Viemos conversando e, de repente, eu passei e eles foram
barrados Explicaram que eu estava com a fantasia da escola e eles não. Ninguém
reconheceu Marlene. Argumentei: “Gente, é a cantora Marlene, ‘É a maior!’, a
preferida da Marinha”. Deixaram-na entrar e barraram Cacalo que já estava p…
da vida. Argumentei de novo: “Gente, ele é o enredo, é filho do homem!!!” Aí
Cacalo entrou e se escafedeu no meio da escola.
Sobramos eu e Marlene, que estava sozinha, sem
acompanhante, sem ninguém da Associação Marlenista (seu fã clube que fazia tudo
por ela) e sem ser reconhecida por ninguém. Pior coisa para um artista, né?
Nisso, eu conversando com ela que fingia não se incomodar com o ostracismo.
Nisso surge, Milton Gonçalves na minha frente. Não éramos
amigos, mas nos conhecíamos de algumas entrevistas, estreias de novelas etc.

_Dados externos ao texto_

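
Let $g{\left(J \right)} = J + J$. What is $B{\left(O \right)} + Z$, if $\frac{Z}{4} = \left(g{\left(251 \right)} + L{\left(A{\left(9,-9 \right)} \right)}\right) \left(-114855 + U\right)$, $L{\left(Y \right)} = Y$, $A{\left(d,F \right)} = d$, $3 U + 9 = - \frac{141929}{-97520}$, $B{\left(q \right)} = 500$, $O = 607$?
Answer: $- \frac{17170950565561}{73140} \approx -2.3477 \cdot 10^{8}$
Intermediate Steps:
$g{\left(J \right)} = 2 J$
$U = - \frac{735751}{292560}$ ($U = -3 + \frac{\left(-141929\right) \frac{1}{-97520}}{3} = -3 + \frac{\left(-141929\right) \left(- \frac{1}{97520}\right)}{3} = -3 + \frac{1}{3} \cdot \frac{141929}{97520} = -3 + \frac{141929}{292560} = - \frac{735751}{292560} \approx -2.5149$)
$Z = - \frac{17170987135561}{73140}$ ($Z = 4 \left(2 \cdot 251 + 9\right) \left(-114855 - \frac{735751}{292560}\right) = 4 \left(502 + 9\right) \left(- \frac{33602714551}{292560}\right) = 4 \cdot 511 \left(- \frac{33602714551}{292560}\right) = 4 \left(- \frac{17170987135561}{292560}\right) = - \frac{17170987135561}{73140} \approx -2.3477 \cdot 10^{8}$)
$B{\left(O \right)} + Z = 500 - \frac{17170987135561}{73140} = - \frac{17170950565561}{73140}$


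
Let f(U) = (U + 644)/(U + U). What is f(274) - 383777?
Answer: -105154439/274 ≈ -3.8378e+5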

Ele armava a escola de samba, naquele momento fatal em que é preciso organizar
3 mil pessoas meio bêbadas, muito excitadas para fazer um lindo espetáculo.
Companheiro de muitas lutas artísticas e políticas de Mário Lago, Milton
Gonçalves estava lá pondo a escola na avenida.

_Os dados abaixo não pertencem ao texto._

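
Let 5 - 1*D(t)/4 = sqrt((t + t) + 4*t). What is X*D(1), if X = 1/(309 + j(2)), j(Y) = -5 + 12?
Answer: 5/79 - sqrt(6)/79 ≈ 0.032285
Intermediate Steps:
j(Y) = 7
X = 1/316 (X = 1/(309 + 7) = 1/316 ≈ 0.0031646)
D(t) = 20 - 4*sqrt(6)*sqrt(t) (D(t) = 20 - 4*sqrt((t + t) + 4*t) = 20 - 4*sqrt(2*t + 4*t) = 20 - 4*sqrt(6)*sqrt(t))
X*D(1) = (20 - 4*sqrt(6)*sqrt(1))/316 = (20 - 4*sqrt(6)*1)/316 = (20 - 4*sqrt(6))/316 = 5/79 - sqrt(6)/79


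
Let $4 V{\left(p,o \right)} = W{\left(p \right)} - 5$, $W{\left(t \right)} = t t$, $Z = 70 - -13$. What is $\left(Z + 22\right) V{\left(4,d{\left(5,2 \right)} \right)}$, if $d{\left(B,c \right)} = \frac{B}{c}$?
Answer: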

Eu o chamei e disse: “Milton, a cantora Marlene já chegou
para participar do desfile”. Não precisamos falar mais nada. Um rápido olhar
dele entendeu que a estrela de outrora, já com seus quase 90 anos, estava
sozinha e perdida, sem ser reconhecida, o que mais machuca um artista,
especialmente se já foi muito famoso. Com sua inteligência e generosidade, ofereceu
o braço e Marlene e disse: “Obrigada por aceitar nosso convite. Seu lugar no
carro alegórico está reservado. Vamos lá”. No caminho, um fotógrafo registrou a
presença dos dois e o ego da estrela voltou a brilhar. Todo mundo ficou feliz.
Precisamos de muitos Miltons Gonçalves nesse mundo.
Ps. – quando contei essa história para minha mãe, alguns
dias depois, ela se espantou: “Pois é, tudo passa na vida, né? Marlene foi a
maior estrela da música brasileira. Andava com um séquito a servi-la”. Ainda
bem que tinha Milton Gonçalves por perto, né?